La réponse à toutes les objections sur ce point s’appelle au Conseil général “transfert des eaux” : 8 millions de mètres-cubes attendus (...mais quand ?) qui devront à hauteur de 30% satisfaire les besoins nés de l’urbanisation et de l’industrialisation.

Gaspillage choquant

Dans un précédent article, pour faire saisir l’énormité du volume d’eau gaspillé dans les tunnels du transfert, “Témoignages” avait interrogé... les Brasseries de Bourbon, qui nous avaient alors répondu que les quantités perdues chaque jour sur le chantier équivalaient à peu près à deux mois et demi de consommation de l’entreprise. Ce qui veut dire que, de part et d’autre, il s’agit de volumes extrêmement importants...
Compte tenu des conditions dans lesquelles s’est opéré ce revirement du Conseil général, les choses n’en resteront certainement pas là. Le vote, acquis contre les objections du maire du Port et malgré un avis défavorable du Territoire de la côte Ouest - qui a fait d’autres propositions aux Brasseries de Bourbon - pourrait déclencher une pluie de recours.

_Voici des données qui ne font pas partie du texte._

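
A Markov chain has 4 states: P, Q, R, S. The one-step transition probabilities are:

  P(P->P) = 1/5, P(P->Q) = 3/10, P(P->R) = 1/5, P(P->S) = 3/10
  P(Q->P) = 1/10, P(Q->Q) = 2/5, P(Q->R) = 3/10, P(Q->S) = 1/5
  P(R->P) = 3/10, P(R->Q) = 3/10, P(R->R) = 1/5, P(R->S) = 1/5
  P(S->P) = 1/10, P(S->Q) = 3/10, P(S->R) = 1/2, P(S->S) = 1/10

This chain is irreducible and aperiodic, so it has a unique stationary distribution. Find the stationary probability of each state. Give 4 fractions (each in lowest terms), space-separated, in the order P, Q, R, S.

The stationary distribution satisfies pi = pi * P, i.e.:
  pi_P = 1/5*pi_P + 1/10*pi_Q + 3/10*pi_R + 1/10*pi_S
  pi_Q = 3/10*pi_P + 2/5*pi_Q + 3/10*pi_R + 3/10*pi_S
  pi_R = 1/5*pi_P + 3/10*pi_Q + 1/5*pi_R + 1/2*pi_S
  pi_S = 3/10*pi_P + 1/5*pi_Q + 1/5*pi_R + 1/10*pi_S
with normalization: pi_P + pi_Q + pi_R + pi_S = 1.

Using the first 3 balance equations plus normalization, the linear system A*pi = b is:
  [-4/5, 1/10, 3/10, 1/10] . pi = 0
  [3/10, -3/5, 3/10, 3/10] . pi = 0
  [1/5, 3/10, -4/5, 1/2] . pi = 0
  [1, 1, 1, 1] . pi = 1

Solving yields:
  pi_P = 65/369
  pi_Q = 1/3
  pi_R = 12/41
  pi_S = 73/369

Verification (pi * P):
  65/369*1/5 + 1/3*1/10 + 12/41*3/10 + 73/369*1/10 = 65/369 = pi_P  (ok)
  65/369*3/10 + 1/3*2/5 + 12/41*3/10 + 73/369*3/10 = 1/3 = pi_Q  (ok)
  65/369*1/5 + 1/3*3/10 + 12/41*1/5 + 73/369*1/2 = 12/41 = pi_R  (ok)
  65/369*3/10 + 1/3*1/5 + 12/41*1/5 + 73/369*1/10 = 73/369 = pi_S  (ok)

Answer: 65/369 1/3 12/41 73/369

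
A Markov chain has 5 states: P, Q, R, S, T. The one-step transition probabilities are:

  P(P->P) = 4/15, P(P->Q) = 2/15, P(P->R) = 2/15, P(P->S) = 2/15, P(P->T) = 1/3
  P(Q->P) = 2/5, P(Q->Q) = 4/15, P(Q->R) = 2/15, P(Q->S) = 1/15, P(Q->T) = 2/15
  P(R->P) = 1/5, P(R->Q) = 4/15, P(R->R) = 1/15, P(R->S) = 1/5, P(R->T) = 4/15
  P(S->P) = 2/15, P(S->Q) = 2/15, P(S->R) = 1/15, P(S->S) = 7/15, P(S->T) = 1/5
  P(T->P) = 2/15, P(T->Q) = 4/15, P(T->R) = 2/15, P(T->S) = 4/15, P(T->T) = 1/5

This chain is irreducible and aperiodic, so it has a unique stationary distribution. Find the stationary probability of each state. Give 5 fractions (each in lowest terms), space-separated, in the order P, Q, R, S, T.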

Les responsables du TCO ont fait part hier, par courrier, de leur "déception" devant "une décision choquante", tant sur la forme que sur le fond. Sur la forme, l’absence de concertation qui a présidé à ce choix court-circuite les logiques d’aménagement du développement économique. Sur le fond, le TCO explique que les Brasseries de Bourbon n’ont pas à être à proximité des quais et qu’un tel gaspillage va choquer et peut-être décourager les industriels.
La solution de sortie de ce qui ressemble à une belle bourde tiendrait dans l’offre de rachat que le TCO propose au Conseil général, si vraiment il s’impatiente de ne pouvoir rien faire de ses terrains. "Ce n’est pas une raison pour gaspiller un foncier stratégique" disait-on hier au TCO.
En présence d’un élément nouveau, rien n’oblige la présidente du Conseil général à donner suite au vote de mercredi. Une autre issue est possible, qui permet de se sortir honorablement de ce mauvais pas. La réponse devrait être connue en fin de semaine.